There was no answer to this inquiry, and the three sat silent for a long time, smoking their pipes in gloomy meditation. At last Vinegar sprang to his feet with a yell.

“I got it!” he howled. “A nigger is skeart of anything dat he don’t know nothin’ about. Dead folks, pest-houses, ha’nts, bein’ all by yo’ lonely in de dark, hospitals—niggers is skeart of all dem things, because us don’t know nothin’ about ’em. You cain’t ax none of dem things a decent question an’ git a respeckful respondence.”

“Whut is dat Stranger nigger igernunt about?” Shin asked, his eyes gleaming with hope.

“Pigs!” Vinegar howled. “Is you niggers done fergot dat Marse Tom pulls off his big pig drive to-morrer?”

“Dat don’t he’p us none,” Skeeter said disdainfully.

“It do!” Vinegar declared. “Us’ll git Marse Tom to put dat exput-shootin’ nigger at de shootin’-post, an’ when he sees dem wild pigs swoopin’ down on him, he’ll jes’ nachelly sprout a couple o’ feathers an’ fly away from dar. Dem hawgs will run him plumb to de Gulf of Mexico.”

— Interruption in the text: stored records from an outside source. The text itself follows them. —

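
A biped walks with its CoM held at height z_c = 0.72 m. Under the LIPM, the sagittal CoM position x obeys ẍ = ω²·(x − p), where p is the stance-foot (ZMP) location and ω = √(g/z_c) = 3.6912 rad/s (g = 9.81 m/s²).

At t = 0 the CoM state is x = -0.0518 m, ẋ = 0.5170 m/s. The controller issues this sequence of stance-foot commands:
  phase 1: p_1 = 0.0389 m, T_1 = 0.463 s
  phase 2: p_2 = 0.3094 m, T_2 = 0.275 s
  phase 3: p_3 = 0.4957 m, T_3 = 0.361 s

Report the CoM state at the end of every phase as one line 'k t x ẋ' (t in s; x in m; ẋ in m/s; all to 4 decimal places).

1 0.4630 0.1543 0.5803
2 0.7380 0.2558 0.2198
3 1.0990 0.1144 -1.1158

phase 1: p=0.0389, T=0.463, ωT=1.709026, cosh=2.852309, sinh=2.671267; start (x,ẋ)=(-0.051800, 0.517000) → end (x,ẋ)=(0.154341, 0.580325)
phase 2: p=0.3094, T=0.275, ωT=1.015080, cosh=1.560979, sinh=1.198605; start (x,ẋ)=(0.154341, 0.580325) → end (x,ẋ)=(0.255799, 0.219849)
phase 3: p=0.4957, T=0.361, ωT=1.332523, cosh=2.027203, sinh=1.763392; start (x,ẋ)=(0.255799, 0.219849) → end (x,ẋ)=(0.114400, -1.115845)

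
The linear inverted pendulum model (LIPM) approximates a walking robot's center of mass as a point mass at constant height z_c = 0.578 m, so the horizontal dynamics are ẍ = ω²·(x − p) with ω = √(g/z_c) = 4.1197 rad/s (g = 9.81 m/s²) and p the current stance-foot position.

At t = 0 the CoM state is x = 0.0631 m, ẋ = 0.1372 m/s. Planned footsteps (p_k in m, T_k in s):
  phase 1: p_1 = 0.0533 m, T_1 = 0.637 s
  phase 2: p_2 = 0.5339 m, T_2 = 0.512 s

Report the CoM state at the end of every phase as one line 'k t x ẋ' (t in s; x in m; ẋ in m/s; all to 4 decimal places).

1 0.6370 0.3497 1.2282
2 1.1490 0.9744 2.0556

phase 1: p=0.0533, T=0.637, ωT=2.624249, cosh=6.933352, sinh=6.860858; start (x,ẋ)=(0.063100, 0.137200) → end (x,ẋ)=(0.349737, 1.228250)
phase 2: p=0.5339, T=0.512, ωT=2.109286, cosh=4.181841, sinh=4.060516; start (x,ẋ)=(0.349737, 1.228250) → end (x,ẋ)=(0.974363, 2.055641)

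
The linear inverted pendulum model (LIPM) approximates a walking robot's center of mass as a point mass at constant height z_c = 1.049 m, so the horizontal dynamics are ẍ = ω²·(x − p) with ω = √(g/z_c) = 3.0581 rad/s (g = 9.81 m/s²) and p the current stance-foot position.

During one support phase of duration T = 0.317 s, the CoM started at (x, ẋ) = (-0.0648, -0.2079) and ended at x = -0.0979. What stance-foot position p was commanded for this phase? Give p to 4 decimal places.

ωT = 3.0581·0.317 = 0.969418; cosh(ωT) = 1.507856, sinh(ωT) = 1.128552
x(T) = p + (x₀−p)·cosh(ωT) + (ẋ₀/ω)·sinh(ωT) ⇒ p·(1 − cosh) = x(T) − x₀·cosh − (ẋ₀/ω)·sinh
numerator   = -0.0979 − (-0.0648)·1.507856 − (-0.2079/3.0581)·1.128552 = 0.076532
denominator = 1 − 1.507856 = -0.507856
p = 0.076532 / -0.507856 = -0.1507

p = -0.1507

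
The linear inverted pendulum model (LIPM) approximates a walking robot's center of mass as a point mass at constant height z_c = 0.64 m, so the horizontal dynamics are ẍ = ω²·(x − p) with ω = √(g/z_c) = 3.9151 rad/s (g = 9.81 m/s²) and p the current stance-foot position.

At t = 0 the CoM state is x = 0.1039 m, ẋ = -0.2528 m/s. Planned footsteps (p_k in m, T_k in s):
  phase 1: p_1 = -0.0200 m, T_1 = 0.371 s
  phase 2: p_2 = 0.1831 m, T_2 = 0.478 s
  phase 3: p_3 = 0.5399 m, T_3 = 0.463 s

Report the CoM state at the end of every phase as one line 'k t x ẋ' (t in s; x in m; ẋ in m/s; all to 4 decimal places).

1 0.3710 0.1288 0.4100
2 0.8490 0.3348 0.6897
3 1.3120 0.4202 -0.2251

phase 1: p=-0.0200, T=0.371, ωT=1.452502, cosh=2.253889, sinh=2.019905; start (x,ẋ)=(0.103900, -0.252800) → end (x,ẋ)=(0.128831, 0.410034)
phase 2: p=0.1831, T=0.478, ωT=1.871418, cosh=3.325704, sinh=3.171798; start (x,ẋ)=(0.128831, 0.410034) → end (x,ẋ)=(0.334803, 0.689740)
phase 3: p=0.5399, T=0.463, ωT=1.812691, cosh=3.145064, sinh=2.981850; start (x,ẋ)=(0.334803, 0.689740) → end (x,ẋ)=(0.420182, -0.225075)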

“I gitcher!” Skeeter exclaimed. “Yo’ mind is suttinly popped off a noble idear. Less go see Marse Tom.”

The most interesting event of the year in Tickfall is the wild-hog hunt. Gaitskill owned the Little Moccasin Swamp, and he had let hundreds of hogs run wild in that jungle and shift for themselves. They lived on the mast and traversed the forest in bands of a hundred or more. They never fattened, being of the razorback variety; but they furnished plenty of cheap pork every year for the hundreds of negroes employed on the Gaitskill plantations.

The weather was cool, and the time had come for the fall drive. There had been no rain for months, the swamp was dry underfoot, and a great picnic crowd assembled from all over the Parish.

Hundreds of men and hundreds of dogs spread out across the swamp, fan-shape, making every sort of a noise that would drive the hogs before them to a point near the Gaitskill hog camp. Here Little Moccasin Lake upon one side and Alligator Lake upon the other were divided by a narrow ridge of land, where the slaughter of the animals would take place.